Archive Siezed by Israel Shows Iran Had Foreign Help In Nuclear Weapons

Israeli Prime Minister Benjamin Netanyahu presents material on Iranian nuclear weapons dev
AP/Sebastian Scheiner

TEL AVIV – Israel has revealed new details about the nuclear documents stolen from Iran earlier this year, including information that Iranian scientists were helped by various foreign sources, new reports quoting Israeli intelligence officials said. 

In April, Prime Minister Benjamin Netanyahu gave a dramatic presentation of the 100,000-plus files stolen from a warehouse near Tehran that he said proved Iran lied about its nuclear program.

The New York Times on Sunday cited unnamed nuclear experts as saying Tehran’s nuclear program “was almost certainly larger, more sophisticated and better organized” than initially suspected. The Times‘ reporter, together with journalists from the Wall Street Journal and Washington Post, were shown key documents from the trove at the behest of the Israeli government.

The Iranian files made repeated mention of a substance called uranium deuteride, used to make neutron initiators. According to experts cited by the Times, uranium deuteride has no use apart from the manufacture of nuclear weapons.

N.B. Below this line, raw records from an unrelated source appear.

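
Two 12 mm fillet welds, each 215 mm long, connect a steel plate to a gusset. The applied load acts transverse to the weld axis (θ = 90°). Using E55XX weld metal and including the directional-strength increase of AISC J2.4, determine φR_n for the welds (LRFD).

φR_n ≈ 1350 kN

E55XX → F_EXX = 550 MPa.
t_e = 0.707 × 12 = 8.484 mm; A_we = 8.484 × 430 = 3648 mm².
Directional factor: 1.0 + 0.5 sin^1.5(90°) = 1.5.
F_nw = 0.6 × 550 × 1.5 = 495 MPa.
φR_n = 0.75 × 495 × 3648 × 10⁻³ = 1354 kN.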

Iran was also said to have received assistance in their warhead design efforts from foreign experts. One of the countries that provided major assistance was Pakistan.

Other files recounted Iran’s challenges in affixing a nuclear warhead to its existing long-range missiles. Tehran eventually abandoned that enterprise.

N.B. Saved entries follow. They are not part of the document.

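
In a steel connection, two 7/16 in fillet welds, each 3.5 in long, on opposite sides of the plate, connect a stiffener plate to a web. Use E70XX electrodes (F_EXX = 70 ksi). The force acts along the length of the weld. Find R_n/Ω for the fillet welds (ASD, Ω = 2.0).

Effective throat t_e = 0.707 × 0.4375 = 0.3093 in.
Total length L = 7 in; A_we = 0.3093 × 7 = 2.165 in².
F_nw = 0.6 F_EXX = 0.6 × 70 = 42 ksi.
R_n = 42 × 2.165 = 90.94 kip; R_n/Ω = 90.94/2.0 = 45.47 kip.

R_n/Ω ≈ 45.5 kip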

“It’s quite good,” Robert Kelley, a nuclear engineer and former inspector for the IAEA, told the Times after being shown some of the trove. “The papers show these guys were working on nuclear bombs.”

According to the three reports, the documents reinforce Israel’s assertion that even after signing the nuclear deal in 2015, Iran has maintained its goal of obtaining a nuclear weapon.

The files mention Iranian President Hassan Rouhani as a member of the “Council for Advanced Technologies” that approved the nuclear weapons program, the Washington Post said. 

Iran “was on the cusp of mastering key bombmaking technologies when the research was ordered halted” in 2003, the Post said.

The reports also released details on the Mossad’s seizure of the archive in six and a half hours, with one official comparing it to the heist from Oceans 11.

The Mossad operatives used powerful torches to burn their way through dozens of giant safes, officials said.

Israel unveiled the trove days before President Donald Trump announced that he was imposing crippling sanctions against Iran.